No siempre adaptarse es fácil. Con cada libro experimento un proceso de aclimatación a su voz, a su ritmo y estilo, y a veces los libros no llegan cuando tienen que hacerlo. Empecé hace años La educación sentimental de Flaubert. Lo hice porque entonces había visto esa peli de Woody Allen, no recuerdo si Annie Hall o Manhattan, en la que se tumbaba en un sofá y le contaba a una grabadora las cosas por las que merece la pena vivir: Groucho Marx, Jimmy Connors, las películas suecas, los mariscos de Sam Wo… Aunque en la versión original algunas cosas cambian (a Connors lo sustituye el beisbolista Willie Mays, y Sam Wo no sirve mariscos, sino cangrejos), otras se mantienen. Una de ellas es la novela de Flaubert.
A las 170 páginas, dejé la novela a medias. Son cosas que pasan: tal vez no era el momento de leerla, o tal vez yo no tenga el gusto de Woody Allen. Así que la devolví a los estantes; no la vendí, no la regalé, sino que pasó años entre mis otros libros, como una presencia culpable. Pero el recuerdo de los libros, como el de las personas, los lugares y los empleos, se queda en nosotros. Y a veces uno, como hacemos todos, quiere volver e intentarlo de nuevo, o hacer por fin lo que nunca se atrevió a hacer.

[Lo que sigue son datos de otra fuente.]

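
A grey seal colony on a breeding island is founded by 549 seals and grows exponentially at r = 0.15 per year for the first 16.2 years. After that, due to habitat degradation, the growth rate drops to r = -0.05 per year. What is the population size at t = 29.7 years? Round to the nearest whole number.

3175 seals

Phase 1: N(16.2) = 549·e^(0.15×16.2) = 549·e^2.43 = 6236.03.
Phase 2 runs for 29.7 − 16.2 = 13.5 years at r = -0.05.
N(29.7) = 6236.03·e^(-0.05×13.5) = 6236.03·e^-0.675 = 3175.11.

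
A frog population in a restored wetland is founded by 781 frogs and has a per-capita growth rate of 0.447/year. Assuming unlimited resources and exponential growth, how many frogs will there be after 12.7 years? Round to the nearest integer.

N(t) = N₀·e^(rt) = 781 × e^(0.447×12.7) = 781 × e^5.677.
e^5.677 ≈ 292.04, so N ≈ 781 × 292.04 = 228085.

228085 frogs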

Por eso hace poco me propuse hacer dos cosas: leer los libros gordos que aún tengo por leer y terminar los que dejé con la palabra en la boca. Así que tomé La educación sentimental de nuevo hace unos días, saqué de su página 170 el marcapáginas de las cuevas de Altamira, y volví a posar sus páginas abiertas en mis manos abiertas, en esa comunión tan honda y cálida que sólo los lectores entenderán, llena de redención y vida.
Apenas recordaba a un par de jóvenes sin nombre y ambiciosos, trasteando por fiestas y cuartuchos en el París del XIX. De nuevo he recordado sus nombres, Frédéric Moreau y Deslauriers, y al matrimonio Arnoux, y he descubierto a los que descubrí entonces y olvidé: Regimbart, Sénécal, Pellerin, Rosanette, los Dombreuse. Y ahora, por fin, mi mente se ha acostumbrado al libro, a su forma de ser, a sus manías, a sus pasiones. Estaba esperando este momento. Leer es una educación sentimental.